How are your communication tools? Are you publishing a newsletter regularly? Do you keep in contact with collectors and new prospects? How do you let them know about your online shops, contests, and exhibits? Do you have enough information for them to discern precisely where to click to buy your work immediately? If they’re not going to meet you at openings around town, or at scheduled art events, how are they going to know where to find your latest work? Those communication tools are going to become even more important than they are now. And what about new fans? How will they see your work, and get to know you as an artist? Do you blog, and/or vlog regularly? Do you have a podcast? Do you live stream? They need to feel as though they have a relationship with you, as well as to be reminded where to find your art.
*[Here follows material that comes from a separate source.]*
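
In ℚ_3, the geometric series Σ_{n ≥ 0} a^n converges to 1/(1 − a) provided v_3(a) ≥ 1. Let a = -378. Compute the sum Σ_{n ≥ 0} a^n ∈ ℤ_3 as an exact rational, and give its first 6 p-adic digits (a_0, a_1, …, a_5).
Σ a^n = 1/(1 − a) = 1/379;  first 6 digits = (1, 0, 0, 1, 1, 1)

v_3(a) = 3 ≥ 1, so the series converges in ℤ_3 to 1/(1 − a) = 1/(1 − (-378)) = 1/379. Expand this rational in ℤ_3: compute digits iteratively via d_i = x_i mod 3, x_{i+1} = (x_i − d_i)/3. The first 6 digits are (1, 0, 0, 1, 1, 1).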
How are you promoting yourself on Social Media? Are you finding any success? We have made a real commitment to try much harder to stay relevant on these platforms, but it can seem so hard to calculate the return on all that hard work. I was reviewing Pinterest today, examining one of the pins I created to promote a new series of paintings I’m working on. I saw that the pin had only been seen by a little over 300 people. At first I was discouraged, until I realized how thrilled I would be to have 300 people come through my studio door to see my new collection. I know it’s not the same as having real bodies visiting, but the possibility of scale is enormous. Then when I found that I’m picking up new followers on Twitter and Instagram from all over the world, I began to wonder why I ever questioned the importance of these tools. That doesn’t mean that any of those follows will turn into a sale, but neither does opening my studio door every Saturday for passersby. This virtual art business really is something we’re going to have to embrace… and now.
Finally, I think we will find that we need to include some sort of experience for our collectors, the ones we would have invited to stop by the studio for wine and cheese, or for whom we would make a gift of our art on a coffee mug, or a scarf. I believe that we will need to include virtual opportunities for that type of VIP treatment. Are you ready to have subscription based content for collectors who want to support you online? Have you signed up with Patreon, or created your own rewards based membership program? I find this to be probably the most exciting possibility for my business. Giving small rewards, exclusive content, and VIP perks to collectors who want to follow my work more closely… all over the planet. I’ve seen this format at work, and it is an amazing relationship that is formed between these patrons and the artists they support.
I say all of this not to frighten or discourage anyone, but rather to sound the alarm a bit. I think we’re looking at some basic changes taking place now that are going to take root during this difficult and confusing time, and blossom into the new normal of the creative business world for years to come.